There is no set text. You may find the following books useful.

  • [K] Koblitz - A Course in Number Theory and Cryptography.
  • [TW] Trappe, Washington - Introduction to Cryptography with Coding Theory.
  • [G] Garrett - Making, Breaking Codes: An Introduction to Cryptography.
  • Syllabus

    Week 1: Euclidean algorithm, primes, big O notation, bit operations esitmates.

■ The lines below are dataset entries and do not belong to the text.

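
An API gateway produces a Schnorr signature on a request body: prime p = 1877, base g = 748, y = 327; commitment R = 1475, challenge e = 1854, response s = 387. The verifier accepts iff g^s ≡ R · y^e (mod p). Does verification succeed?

g^s mod p:
748^2 = 559504 ≡ 158
748^4 ≡ 158^2 = 24964 ≡ 563
748^8 ≡ 563^2 = 316969 ≡ 1633
748^16 ≡ 1633^2 = 2666689 ≡ 1349
748^32 ≡ 1349^2 = 1819801 ≡ 988
748^64 ≡ 988^2 = 976144 ≡ 104
748^128 ≡ 104^2 = 10816 ≡ 1431
748^256 ≡ 1431^2 = 2047761 ≡ 1831
387 = 256 + 128 + 2 + 1, so 748^387 ≡ 1831·1431·158·748 ≡ 1269 (mod 1877)
R · y^e mod p:
327^2 = 106929 ≡ 1817
327^4 ≡ 1817^2 = 3301489 ≡ 1723
327^8 ≡ 1723^2 = 2968729 ≡ 1192
327^16 ≡ 1192^2 = 1420864 ≡ 1852
327^32 ≡ 1852^2 = 3429904 ≡ 625
327^64 ≡ 625^2 = 390625 ≡ 209
327^128 ≡ 209^2 = 43681 ≡ 510
327^256 ≡ 510^2 = 260100 ≡ 1074
327^512 ≡ 1074^2 = 1153476 ≡ 998
327^1024 ≡ 998^2 = 996004 ≡ 1194
1854 = 1024 + 512 + 256 + 32 + 16 + 8 + 4 + 2, so 327^1854 ≡ 1194·998·1074·625·1852·1192·1723·1817 ≡ 291 (mod 1877)
1475·291 = 429225 ≡ 1269 (mod 1877)
1269 ≡ 1269 (mod 1877); signature holds.

passes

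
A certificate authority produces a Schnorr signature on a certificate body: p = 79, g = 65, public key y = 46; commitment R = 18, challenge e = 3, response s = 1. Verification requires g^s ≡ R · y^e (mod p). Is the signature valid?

g^s mod p:
65^1 mod 79 = 65
R · y^e mod p:
46^2 = 2116 ≡ 62
3 = 2 + 1, so 46^3 ≡ 62·46 ≡ 8 (mod 79)
18·8 = 144 ≡ 65 (mod 79)
65 ≡ 65 (mod 79); signature holds.

valid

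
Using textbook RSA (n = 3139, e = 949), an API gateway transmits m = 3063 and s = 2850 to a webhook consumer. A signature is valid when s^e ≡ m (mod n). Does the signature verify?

Squares mod 3139: s^1≡2850, s^2≡1907, s^4≡1687, s^8≡2035, s^16≡884, s^32≡2984, s^64≡2052, s^128≡1305, s^256≡1687, s^512≡2035
949 = 512 + 256 + 128 + 32 + 16 + 4 + 1, so s^949 ≡ 2035·1687·1305·2984·884·1687·2850 ≡ 76 (mod 3139)
76 ≠ 3063, so verification fails.

does not verify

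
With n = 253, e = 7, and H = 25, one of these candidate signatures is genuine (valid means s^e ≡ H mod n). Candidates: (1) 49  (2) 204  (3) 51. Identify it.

1

Candidate 1: 49^7 mod 253 = 25
  → matches H = 25
Candidate 2: 204^7 mod 253 = 228
Candidate 3: 51^7 mod 253 = 17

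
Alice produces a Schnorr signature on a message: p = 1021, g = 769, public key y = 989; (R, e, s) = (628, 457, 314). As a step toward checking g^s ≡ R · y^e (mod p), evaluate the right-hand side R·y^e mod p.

989^457 mod 1021 = 556
R · y^e ≡ 628·556 = 349168 ≡ 1007 (mod 1021)

1007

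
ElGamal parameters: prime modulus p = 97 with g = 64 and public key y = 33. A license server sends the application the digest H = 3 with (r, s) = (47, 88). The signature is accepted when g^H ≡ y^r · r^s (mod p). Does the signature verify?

Left side g^H mod p:
Squares mod 97: 64^1≡64, 64^2≡22
3 = 2 + 1, so 64^3 ≡ 22·64 ≡ 50 (mod 97)
Right side y^r · r^s mod p:
Squares mod 97: 33^1≡33, 33^2≡22, 33^4≡96, 33^8≡1, 33^16≡1, 33^32≡1
47 = 32 + 8 + 4 + 2 + 1, so 33^47 ≡ 1·1·96·22·33 ≡ 50 (mod 97)
Squares mod 97: 47^1≡47, 47^2≡75, 47^4≡96, 47^8≡1, 47^16≡1, 47^32≡1, 47^64≡1
88 = 64 + 16 + 8, so 47^88 ≡ 1·1·1 ≡ 1 (mod 97)
50·1 = 50 ≡ 50 (mod 97)
50 ≡ 50 (mod 97), so the signature is genuine.

verifies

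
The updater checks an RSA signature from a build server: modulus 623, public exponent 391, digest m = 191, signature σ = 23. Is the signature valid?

valid

Squares mod 623: σ^1≡23, σ^2≡529, σ^4≡114, σ^8≡536, σ^16≡93, σ^32≡550, σ^64≡345, σ^128≡32, σ^256≡401
391 = 256 + 128 + 4 + 2 + 1, so σ^391 ≡ 401·32·114·529·23 ≡ 191 (mod 623)
Since 191 equals the digest 191, verification succeeds.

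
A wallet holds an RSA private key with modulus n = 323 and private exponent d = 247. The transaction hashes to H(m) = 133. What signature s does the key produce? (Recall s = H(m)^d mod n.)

Squares mod 323: (H(m))^1≡133, (H(m))^2≡247, (H(m))^4≡285, (H(m))^8≡152, (H(m))^16≡171, (H(m))^32≡171, (H(m))^64≡171, (H(m))^128≡171
247 = 128 + 64 + 32 + 16 + 4 + 2 + 1, so (H(m))^247 ≡ 171·171·171·171·285·247·133 ≡ 57 (mod 323)

57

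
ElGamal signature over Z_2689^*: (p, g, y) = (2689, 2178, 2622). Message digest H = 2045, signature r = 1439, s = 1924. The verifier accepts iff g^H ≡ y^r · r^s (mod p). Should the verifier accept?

Left side g^H mod p:
2178^2 = 4743684 ≡ 288
2178^4 ≡ 288^2 = 82944 ≡ 2274
2178^8 ≡ 2274^2 = 5171076 ≡ 129
2178^16 ≡ 129^2 = 16641 ≡ 507
2178^32 ≡ 507^2 = 257049 ≡ 1594
2178^64 ≡ 1594^2 = 2540836 ≡ 2420
2178^128 ≡ 2420^2 = 5856400 ≡ 2447
2178^256 ≡ 2447^2 = 5987809 ≡ 2095
2178^512 ≡ 2095^2 = 4389025 ≡ 577
2178^1024 ≡ 577^2 = 332929 ≡ 2182
2045 = 1024 + 512 + 256 + 128 + 64 + 32 + 16 + 8 + 4 + 1, so 2178^2045 ≡ 2182·577·2095·2447·2420·1594·507·129·2274·2178 ≡ 2669 (mod 2689)
Right side y^r · r^s mod p:
2622^2 = 6874884 ≡ 1800
2622^4 ≡ 1800^2 = 3240000 ≡ 2444
2622^8 ≡ 2444^2 = 5973136 ≡ 867
2622^16 ≡ 867^2 = 751689 ≡ 1458
2622^32 ≡ 1458^2 = 2125764 ≡ 1454
2622^64 ≡ 1454^2 = 2114116 ≡ 562
2622^128 ≡ 562^2 = 315844 ≡ 1231
2622^256 ≡ 1231^2 = 1515361 ≡ 1454
2622^512 ≡ 1454^2 = 2114116 ≡ 562
2622^1024 ≡ 562^2 = 315844 ≡ 1231
1439 = 1024 + 256 + 128 + 16 + 8 + 4 + 2 + 1, so 2622^1439 ≡ 1231·1454·1231·1458·867·2444·1800·2622 ≡ 125 (mod 2689)
1439^2 = 2070721 ≡ 191
1439^4 ≡ 191^2 = 36481 ≡ 1524
1439^8 ≡ 1524^2 = 2322576 ≡ 1969
1439^16 ≡ 1969^2 = 3876961 ≡ 2112
1439^32 ≡ 2112^2 = 4460544 ≡ 2182
1439^64 ≡ 2182^2 = 4761124 ≡ 1594
1439^128 ≡ 1594^2 = 2540836 ≡ 2420
1439^256 ≡ 2420^2 = 5856400 ≡ 2447
1439^512 ≡ 2447^2 = 5987809 ≡ 2095
1439^1024 ≡ 2095^2 = 4389025 ≡ 577
1924 = 1024 + 512 + 256 + 128 + 4, so 1439^1924 ≡ 577·2095·2447·2420·1524 ≡ 1183 (mod 2689)
125·1183 = 147875 ≡ 2669 (mod 2689)
2669 ≡ 2669 (mod 2689), so the signature is genuine.

accept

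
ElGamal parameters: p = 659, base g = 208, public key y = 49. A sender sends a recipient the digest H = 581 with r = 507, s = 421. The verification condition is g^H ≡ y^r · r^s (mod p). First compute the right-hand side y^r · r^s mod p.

635

Squares mod 659: 49^1≡49, 49^2≡424, 49^4≡528, 49^8≡27, 49^16≡70, 49^32≡287, 49^64≡653, 49^128≡36, 49^256≡637
507 = 256 + 128 + 64 + 32 + 16 + 8 + 2 + 1, so 49^507 ≡ 637·36·653·287·70·27·424·49 ≡ 631 (mod 659)
Squares mod 659: 507^1≡507, 507^2≡39, 507^4≡203, 507^8≡351, 507^16≡627, 507^32≡365, 507^64≡107, 507^128≡246, 507^256≡547
421 = 256 + 128 + 32 + 4 + 1, so 507^421 ≡ 547·246·365·203·507 ≡ 95 (mod 659)
y^r · r^s ≡ 631·95 = 59945 ≡ 635 (mod 659)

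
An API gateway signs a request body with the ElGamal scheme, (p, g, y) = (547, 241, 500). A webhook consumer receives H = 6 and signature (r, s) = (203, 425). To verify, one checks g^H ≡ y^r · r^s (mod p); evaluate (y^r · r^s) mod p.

500^203 mod 547 = 251
203^425 mod 547 = 198
y^r · r^s ≡ 251·198 = 49698 ≡ 468 (mod 547)

468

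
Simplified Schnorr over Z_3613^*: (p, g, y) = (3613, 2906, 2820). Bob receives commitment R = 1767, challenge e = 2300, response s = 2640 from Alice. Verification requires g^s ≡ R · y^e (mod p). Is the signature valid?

valid

g^s mod p:
2906^2 = 8444836 ≡ 1255
2906^4 ≡ 1255^2 = 1575025 ≡ 3370
2906^8 ≡ 3370^2 = 11356900 ≡ 1241
2906^16 ≡ 1241^2 = 1540081 ≡ 943
2906^32 ≡ 943^2 = 889249 ≡ 451
2906^64 ≡ 451^2 = 203401 ≡ 1073
2906^128 ≡ 1073^2 = 1151329 ≡ 2395
2906^256 ≡ 2395^2 = 5736025 ≡ 2194
2906^512 ≡ 2194^2 = 4813636 ≡ 1120
2906^1024 ≡ 1120^2 = 1254400 ≡ 689
2906^2048 ≡ 689^2 = 474721 ≡ 1418
2640 = 2048 + 512 + 64 + 16, so 2906^2640 ≡ 1418·1120·1073·943 ≡ 278 (mod 3613)
R · y^e mod p:
2820^2 = 7952400 ≡ 187
2820^4 ≡ 187^2 = 34969 ≡ 2452
2820^8 ≡ 2452^2 = 6012304 ≡ 272
2820^16 ≡ 272^2 = 73984 ≡ 1724
2820^32 ≡ 1724^2 = 2972176 ≡ 2290
2820^64 ≡ 2290^2 = 5244100 ≡ 1637
2820^128 ≡ 1637^2 = 2679769 ≡ 2536
2820^256 ≡ 2536^2 = 6431296 ≡ 156
2820^512 ≡ 156^2 = 24336 ≡ 2658
2820^1024 ≡ 2658^2 = 7064964 ≡ 1549
2820^2048 ≡ 1549^2 = 2399401 ≡ 369
2300 = 2048 + 128 + 64 + 32 + 16 + 8 + 4, so 2820^2300 ≡ 369·2536·1637·2290·1724·272·2452 ≡ 2051 (mod 3613)
1767·2051 = 3624117 ≡ 278 (mod 3613)
278 ≡ 278 (mod 3613); signature holds.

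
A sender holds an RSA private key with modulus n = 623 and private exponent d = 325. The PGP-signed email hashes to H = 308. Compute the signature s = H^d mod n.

469

H^2 ≡ 308^2 = 94864 ≡ 168
H^4 ≡ 168^2 = 28224 ≡ 189
H^8 ≡ 189^2 = 35721 ≡ 210
H^16 ≡ 210^2 = 44100 ≡ 490
H^32 ≡ 490^2 = 240100 ≡ 245
H^64 ≡ 245^2 = 60025 ≡ 217
H^128 ≡ 217^2 = 47089 ≡ 364
H^256 ≡ 364^2 = 132496 ≡ 420
325 = 256 + 64 + 4 + 1, so H^325 ≡ 420·217·189·308 ≡ 469 (mod 623)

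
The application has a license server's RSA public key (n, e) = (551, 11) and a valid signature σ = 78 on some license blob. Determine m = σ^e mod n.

Squares mod 551: σ^1≡78, σ^2≡23, σ^4≡529, σ^8≡484
11 = 8 + 2 + 1, so σ^11 ≡ 484·23·78 ≡ 471 (mod 551)

471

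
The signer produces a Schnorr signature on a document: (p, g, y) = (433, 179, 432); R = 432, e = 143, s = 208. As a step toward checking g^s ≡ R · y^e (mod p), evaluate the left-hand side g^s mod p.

1

Squares mod 433: 179^1≡179, 179^2≡432, 179^4≡1, 179^8≡1, 179^16≡1, 179^32≡1, 179^64≡1, 179^128≡1
208 = 128 + 64 + 16, so 179^208 ≡ 1·1·1 ≡ 1 (mod 433)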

References: [TW] 3.1,3.2, [G] 9.1,9.2. Or [K] I.1,I.2.

    Week 2: Modular Arithmetic, Diffie-Hellman key exchange. References: [TW] 3.3,3.4,3.5,3.6,7.4,18.1(ISBNs). Or [K], I.3,...

    Week 3: RSA, continued fractions, three pass protocol. References: [TW] 6.1,6.2 Or many other places for RSA.

    Week 4: Pollard's rho algorithm, Factor bases. References: [G] 24.1, [TW] 6.4.

    Week 5: Continued fraction algorithm for prime factorisation, Quadratic residues. References: [K] V.4.3, [TW] 3.10.

    Week 6: Midterm, quadratic reciprocity.

    Week 7: Primitive roots, discrete Fourier transform, Quantum computing. References: ..., [TW] 19.

    Week 8: Error Correcting Codes. [TW] 18.1-18.5.

    Grading

    Homework: (20%)
    Writing in Major: (15%)
    Midterm: (20%)
    Final exam: (45%)
    Writing in the Major

    The Writing in the Major assignment is to produce a short essay on the topic of testing a number to determine whether or not it is prime. More precisely, give an exposition of the Miller-Rabin primality test. You should at least give a description of the algorithm, explain why failing the gest guarantees a number is composite, and why passing the test makes it "highly likely" that a number is prime (preferably explain why a composite number will pass the test with probability at most 1/4).

    References: [TW] 6.3, [G] 16.6, [K] V.1.

    The main point of this project is to concentrate on the exposition. Your paper should be 4-7 pages long and typed. The dominant typesetting system (and with good reason) in mathematics is LATEX, which is recommended.

    Important dates: Tue May 15, typed draft due (can be handed in earlier for feedback, allow one week for a response), Tue May 22, drafts returned, Tue May 29, Final papers due.